Loved it! I am not a fan of either weapons specs or WWII military history, but I got this book because I am a huge fan of its author's work at SomethingAwful.com. I am very happy to say I was not disappointed! The great humor is there, the unobtrusively clever writing style is there, and the material I thought I would find most boring - the weapons history - was presented in a way that I found interesting and engaging. In all honesty, I did skim over or skip the tech specs charts for most of the equipment, but I did get into the history of the inventions. The illustrations were great and rival anything found in a "real" military history book. My favorite parts of the book were the fictional accounts of recurring characters encountering the war inventions. True to his word, Parsons did make all the characters extremely likeable and interesting. I wouldn't mind reading extended accounts of some of them. I knew the characters would be funny, but I was surprised at the depth to which the characters were developed, how well the scenes and dialogue were written, and just how realistic everything came across. I say this because while I am not a military history fan, I do read alot of war-period memoirs and alternate history fiction, and these fictional accounts rang true in all areas - although perhaps Lincoln's accounts were stretching it a bit. This book is a perfect blend of genres for those who like historical fiction and hard military history. I give this book 4 stars, rather than 5, because I'm greedy and I finished the book wanting much more.
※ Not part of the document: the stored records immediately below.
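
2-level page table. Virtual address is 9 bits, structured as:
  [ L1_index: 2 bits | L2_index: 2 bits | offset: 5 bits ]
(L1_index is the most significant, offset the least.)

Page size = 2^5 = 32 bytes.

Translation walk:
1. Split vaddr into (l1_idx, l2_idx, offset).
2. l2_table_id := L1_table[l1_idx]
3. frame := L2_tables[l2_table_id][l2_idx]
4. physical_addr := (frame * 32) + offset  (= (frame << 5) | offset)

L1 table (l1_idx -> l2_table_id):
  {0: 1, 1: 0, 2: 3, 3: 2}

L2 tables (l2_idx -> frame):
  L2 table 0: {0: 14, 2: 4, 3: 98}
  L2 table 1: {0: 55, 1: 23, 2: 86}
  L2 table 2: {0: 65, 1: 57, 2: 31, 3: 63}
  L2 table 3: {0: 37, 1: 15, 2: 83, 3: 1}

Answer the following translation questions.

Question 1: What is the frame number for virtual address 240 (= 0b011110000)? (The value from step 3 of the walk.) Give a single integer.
vaddr = 240: l1_idx=1, l2_idx=3
L1[1] = 0; L2[0][3] = 98

Answer: 98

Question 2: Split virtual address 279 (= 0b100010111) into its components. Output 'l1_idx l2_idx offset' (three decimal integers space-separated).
vaddr = 279 = 0b100010111
  top 2 bits -> l1_idx = 2
  next 2 bits -> l2_idx = 0
  bottom 5 bits -> offset = 23

Answer: 2 0 23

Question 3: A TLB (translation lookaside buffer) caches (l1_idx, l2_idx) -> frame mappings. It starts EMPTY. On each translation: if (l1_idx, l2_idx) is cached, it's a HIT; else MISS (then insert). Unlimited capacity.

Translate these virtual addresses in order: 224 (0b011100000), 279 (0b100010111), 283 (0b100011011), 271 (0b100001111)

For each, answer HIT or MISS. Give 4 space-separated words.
vaddr=224: (1,3) not in TLB -> MISS, insert
vaddr=279: (2,0) not in TLB -> MISS, insert
vaddr=283: (2,0) in TLB -> HIT
vaddr=271: (2,0) in TLB -> HIT

Answer: MISS MISS HIT HIT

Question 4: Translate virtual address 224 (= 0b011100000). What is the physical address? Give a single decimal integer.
vaddr = 224 = 0b011100000
Split: l1_idx=1, l2_idx=3, offset=0
L1[1] = 0
L2[0][3] = 98
paddr = 98 * 32 + 0 = 3136

Answer: 3136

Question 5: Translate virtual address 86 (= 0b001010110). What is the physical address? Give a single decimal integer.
Answer: 2774

Derivation:
vaddr = 86 = 0b001010110
Split: l1_idx=0, l2_idx=2, offset=22
L1[0] = 1
L2[1][2] = 86
paddr = 86 * 32 + 22 = 2774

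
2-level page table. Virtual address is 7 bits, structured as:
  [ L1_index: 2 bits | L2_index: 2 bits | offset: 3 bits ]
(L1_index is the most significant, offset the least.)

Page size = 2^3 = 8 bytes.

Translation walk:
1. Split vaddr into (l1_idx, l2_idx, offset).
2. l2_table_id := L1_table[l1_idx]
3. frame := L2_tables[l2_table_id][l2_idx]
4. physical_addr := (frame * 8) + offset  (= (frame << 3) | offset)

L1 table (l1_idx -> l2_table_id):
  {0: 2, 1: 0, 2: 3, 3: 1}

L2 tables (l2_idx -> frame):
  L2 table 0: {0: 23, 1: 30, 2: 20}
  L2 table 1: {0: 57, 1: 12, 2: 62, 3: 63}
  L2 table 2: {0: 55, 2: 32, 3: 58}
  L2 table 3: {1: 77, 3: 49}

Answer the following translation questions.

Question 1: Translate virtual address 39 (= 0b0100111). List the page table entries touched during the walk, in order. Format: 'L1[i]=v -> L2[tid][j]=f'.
Answer: L1[1]=0 -> L2[0][0]=23

Derivation:
vaddr = 39 = 0b0100111
Split: l1_idx=1, l2_idx=0, offset=7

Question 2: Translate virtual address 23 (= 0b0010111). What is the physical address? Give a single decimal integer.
vaddr = 23 = 0b0010111
Split: l1_idx=0, l2_idx=2, offset=7
L1[0] = 2
L2[2][2] = 32
paddr = 32 * 8 + 7 = 263

Answer: 263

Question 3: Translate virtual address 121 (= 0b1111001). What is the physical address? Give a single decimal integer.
Answer: 505

Derivation:
vaddr = 121 = 0b1111001
Split: l1_idx=3, l2_idx=3, offset=1
L1[3] = 1
L2[1][3] = 63
paddr = 63 * 8 + 1 = 505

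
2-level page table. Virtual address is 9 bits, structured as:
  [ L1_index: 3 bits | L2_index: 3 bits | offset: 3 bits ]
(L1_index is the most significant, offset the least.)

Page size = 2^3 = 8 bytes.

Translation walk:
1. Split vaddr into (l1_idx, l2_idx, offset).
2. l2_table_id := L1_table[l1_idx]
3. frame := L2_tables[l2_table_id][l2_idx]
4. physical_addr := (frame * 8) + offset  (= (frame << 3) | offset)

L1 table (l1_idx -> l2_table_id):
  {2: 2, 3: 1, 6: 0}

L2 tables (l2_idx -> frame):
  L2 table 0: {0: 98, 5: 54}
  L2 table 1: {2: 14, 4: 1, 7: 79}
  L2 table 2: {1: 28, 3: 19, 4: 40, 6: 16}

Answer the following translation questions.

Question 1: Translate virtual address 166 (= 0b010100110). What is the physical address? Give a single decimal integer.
vaddr = 166 = 0b010100110
Split: l1_idx=2, l2_idx=4, offset=6
L1[2] = 2
L2[2][4] = 40
paddr = 40 * 8 + 6 = 326

Answer: 326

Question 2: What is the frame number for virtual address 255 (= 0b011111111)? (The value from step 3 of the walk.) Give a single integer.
vaddr = 255: l1_idx=3, l2_idx=7
L1[3] = 1; L2[1][7] = 79

Answer: 79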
This book is supposed to be a collection of actual (or at least actually attempted) inventions of WWII. It came highly recommended by a friend.
I think I'll be highly suspicious of his suggestions in the future.
There was some interesting information on oddball inventions. Within a given chapter there was a small bit of information. A lot of numbers. Then a longer section on hypothetical deployment then several pages that used various characters (repeated throughout the book) to write the invention into a novel-type scene. The numbers I personally skimmed. The next two sections added nothing to the book, especially the story-scenes. I would REALLY have rather the effort gone into better descriptions and history of the inventions than his little made up world. I picked up the book for non-fiction.
My SO read some of it, and he just skipped the made up parts of the chapter and was enjoying it more than I was. He's more of a specs person than I am, so he at least enjoyed both the non-fiction parts of the chapter. He was also not impressed with the humor or purpose of the random parts.